☥ 硝子の楽園 伊東聰 005

「やつの自己申告によると『そんな高尚なことは考えていなかった』というんだな。たぶんそれは本当だと思う。やつがいうには熱傷の後遺症で引きこもっているときに、『ある』来客があったというのがきっかけらしい。」

「やつの家に中東のIQ国の要人がお忍びでたずねてきたんだ。どうも知り合いのセレブの一人がやつの形成の腕をかって無理にお願いしたらしい。」「IQ国か。そういえばお忍びで大統領夫人とその息子が日本にきていたな。」 「そう。」

「その大統領夫人の病気療養という名目できていたのだけど、その夫人の温情というやつで要人の娘がつれてこられていた。
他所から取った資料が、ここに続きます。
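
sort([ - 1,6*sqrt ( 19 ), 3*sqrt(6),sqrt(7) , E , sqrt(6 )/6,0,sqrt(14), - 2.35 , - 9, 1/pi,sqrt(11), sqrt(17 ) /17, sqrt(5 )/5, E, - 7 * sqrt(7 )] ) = [-7*sqrt( 7),-9, - 2.35, -1,0,sqrt(17)/17,1/pi, sqrt ( 6) /6 , sqrt(5) /5,sqrt(7 ),E,E, sqrt(11),  sqrt ( 14 ),3*sqrt( 6),6*sqrt(19 )] 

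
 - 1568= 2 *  (- 784)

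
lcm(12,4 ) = 12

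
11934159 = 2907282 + 9026877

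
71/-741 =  - 71/741 =- 0.10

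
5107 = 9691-4584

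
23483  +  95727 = 119210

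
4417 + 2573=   6990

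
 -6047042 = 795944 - 6842986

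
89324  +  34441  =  123765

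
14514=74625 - 60111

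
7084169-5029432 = 2054737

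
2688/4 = 672= 672.00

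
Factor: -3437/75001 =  - 7^1* 179^( - 1)*419^( - 1 )*491^1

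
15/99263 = 15/99263 = 0.00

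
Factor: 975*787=3^1*5^2*13^1*787^1 = 767325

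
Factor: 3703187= 3703187^1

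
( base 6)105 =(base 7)56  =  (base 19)23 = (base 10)41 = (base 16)29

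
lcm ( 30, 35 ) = 210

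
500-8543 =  - 8043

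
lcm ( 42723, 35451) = 1666197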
シルヴァー、お前も知ってのとおりあの湾岸戦争だ。アメリカの落とした爆弾で多くの一般市民が巻き込まれた。」

「その娘も爆弾にやられて一命は取り留めたが、ひどいやけどを負った。特に気になったのは『顔』だ。顔に負った熱傷も当時経済制裁で医薬品がたりず適切なケアを受けられなかった。なんとか治っても形成できる病院がない。」

「で、国外で治療を、といっても治療を引き受けるといってくれるところがなかったんだ。国際的にはIQ国は『敵国』ということになっていたからな。お忍びできたのはそれゆえだ。ひきうけてくれるところをさがしたが大学病院とかでは無理だ。」

「個人のクリニックはと思ってさがしても、誰もびびってひきうけるとはいってくれない。そんなときにやつが浮かんだのだと思う。もとからやつには社会的にどうのという感覚ないからな。国際的配慮とかそういうやつな。だめもとでお願いした。」

「最初は自分のけがが治っていないからと断ったらしいが、その娘をみて考えが変わったと本人はいっている。やつの岡山のクリニックはそれが発祥だ。熱傷の治療となると療養施設の問題がある。ほかの闇のクリニックではそうはいかない。」

「たまたまだがやつがボンボンだったために、資産はあるわけだ。そのひとつにあの個人所有の首島があった。そこにその娘を隠して治療することにしたんだ。個人の島だから外部にもれる心配はない。しかも療養施設になるような施設もある。」

「少女の治療は成功し、彼女はIQ国に帰った。そしたらその要人の紹介で別の『患者』が送られてきたんだ。その『患者』もお忍びで治療して帰っていった。そしたらまた紹介で別の『患者』がきたんだ。それを次から次へと引き受けた。」

「ある日『患者』が数人まとまって送られてきたんだ。それまではある程度裕福な人間の子女だった。違うんだ。一般庶民の人たちだった。」「それにはやつもびっくりだったらしい。『これはどういうことだ』ときいたらなだな。」